L’histoire du monde entier témoigne du contraire de votre assertion. Napoléon Bonaparte, en codifiant le droit dans le Code civil, n’a pas jeté aux orties le droit romain ; il l’a adapté à son temps. Mandela, en bâtissant l’Afrique du Sud post-apartheid, n’a pas nié les luttes passées : il les a prolongées avec une sagesse puisée dans une mémoire collective. En musique, Mozart a repris les structures classiques des anciens pour les transcender ; Picasso s’est nourri de l’art africain traditionnel pour inventer le cubisme. Faire du neuf avec du vieux, c’est précisément ce que fait toute intelligence créatrice qui comprend que le passé n’est pas une prison, mais une ressource.

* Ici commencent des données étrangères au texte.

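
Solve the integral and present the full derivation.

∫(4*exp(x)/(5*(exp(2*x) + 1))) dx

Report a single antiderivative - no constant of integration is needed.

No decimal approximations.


Step 1. Substitute u = exp(x), turning ∫(4*exp(x)/(5*(exp(2*x) + 1))) dx into ∫(4/(5*(u**2 + 1))) du: now ∫(4/(5*(u**2 + 1))) du.
Step 2. Evaluate the standard form: now 4*atan(u)/5.
Step 3. Substitute back u = exp(x): now 4*atan(exp(x))/5.
Answer: 4*atan(exp(x))/5.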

Il faut aussi dire un mot sur cette expression désormais galvaudée : l’alternance générationnelle. Brandie comme un slogan magique, elle dissimule parfois une vacuité programmatique inquiétante. Faut-il comprendre que la jeunesse, du seul fait de son âge, détiendrait les clés du salut national ? Ce serait là un jeunisme aussi dangereux que l’élitisme qu’il prétend dénoncer. L’âge ne garantit ni compétence, ni intégrité, ni vision. La sagesse populaire le sait : «Ce n’est pas parce qu’on a la bouche pleine de lait qu’on dit des choses pures.»

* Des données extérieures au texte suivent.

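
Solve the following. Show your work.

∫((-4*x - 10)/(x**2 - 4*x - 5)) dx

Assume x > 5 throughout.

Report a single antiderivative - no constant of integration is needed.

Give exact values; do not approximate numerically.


Step 1. Decompose ∫((-4*x - 10)/(x**2 - 4*x - 5)) dx by partial fractions, (-4*x - 10)/(x**2 - 4*x - 5) = 1/(x + 1) - 5/(x - 5): now ∫(-5/(x - 5)) dx + ∫(1/(x + 1)) dx.
Step 2. Evaluate the standard form [assuming x > 5]: now -5*log(x - 5) + ∫(1/(x + 1)) dx.
Step 3. Evaluate the standard form [assuming x > -1]: now -5*log(x - 5) + log(x + 1).
Answer: -5*log(x - 5) + log(x + 1).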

Et puisque vous avez, avec d’autres, désormais les manettes du pouvoir, le moment est venu de faire vos preuves. Comme l’a dit le Prix Nobel de littérature Wole Soyinka : «Le tigre n’a pas besoin de crier sa tigritude, il bondit sur sa proie et la dévore.» L’heure n’est plus aux postures, mais aux actes. Montrez-nous le neuf. Pas par l’effacement du passé, mais par la hauteur de vos décisions, la justesse de vos politiques, la profondeur de vos idées. L’alternance n’a de sens que si elle produit mieux. Sinon, elle n’est qu’un simulacre de renouveau.

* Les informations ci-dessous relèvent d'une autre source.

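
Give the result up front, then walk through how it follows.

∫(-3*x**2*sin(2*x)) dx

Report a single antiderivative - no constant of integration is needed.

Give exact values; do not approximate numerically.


The answer is 3*x**2*cos(2*x)/2 - 3*x*sin(2*x)/2 - 3*cos(2*x)/4.
Step 1. Integrate ∫(-3*x**2*sin(2*x)) dx by parts with u = x**2, dv = (-3*sin(2*x)) dx, so v = 3*cos(2*x)/2: now 3*x**2*cos(2*x)/2 + ∫(-3*x*cos(2*x)) dx.
Step 2. Integrate ∫(-3*x*cos(2*x)) dx by parts with u = x, dv = (-3*cos(2*x)) dx, so v = -3*sin(2*x)/2: now 3*x**2*cos(2*x)/2 - 3*x*sin(2*x)/2 + ∫(3*sin(2*x)/2) dx.
Step 3. Evaluate the standard form: now 3*x**2*cos(2*x)/2 - 3*x*sin(2*x)/2 - 3*cos(2*x)/4.
Answer: 3*x**2*cos(2*x)/2 - 3*x*sin(2*x)/2 - 3*cos(2*x)/4.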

Enfin, vouloir faire table rase du passé, c’est faire fi de l’intelligence lente, des apprentissages collectifs, des institutions à consolider. L’alchimie du changement véritable, celui qui transforme sans détruire, réside dans la capacité à conjuguer héritage et innovation. Vouloir construire sans fondation, c’est bâtir sur du sable.
En définitive, on ne fait pas du neuf en piétinant le vieux. On le fait en le comprenant, en le questionnant, en le métamorphosant. L’histoire ne retient pas ceux qui crient leur rupture, mais ceux qui incarnent un renouveau enraciné. Il est temps de passer de la rhétorique à la responsabilité, du slogan à la substance.
Pour ce faire, ouvrez-vous pour bâtir un Etat véritablement sénégalais et non à l’érection d’un Etat «pastéfien».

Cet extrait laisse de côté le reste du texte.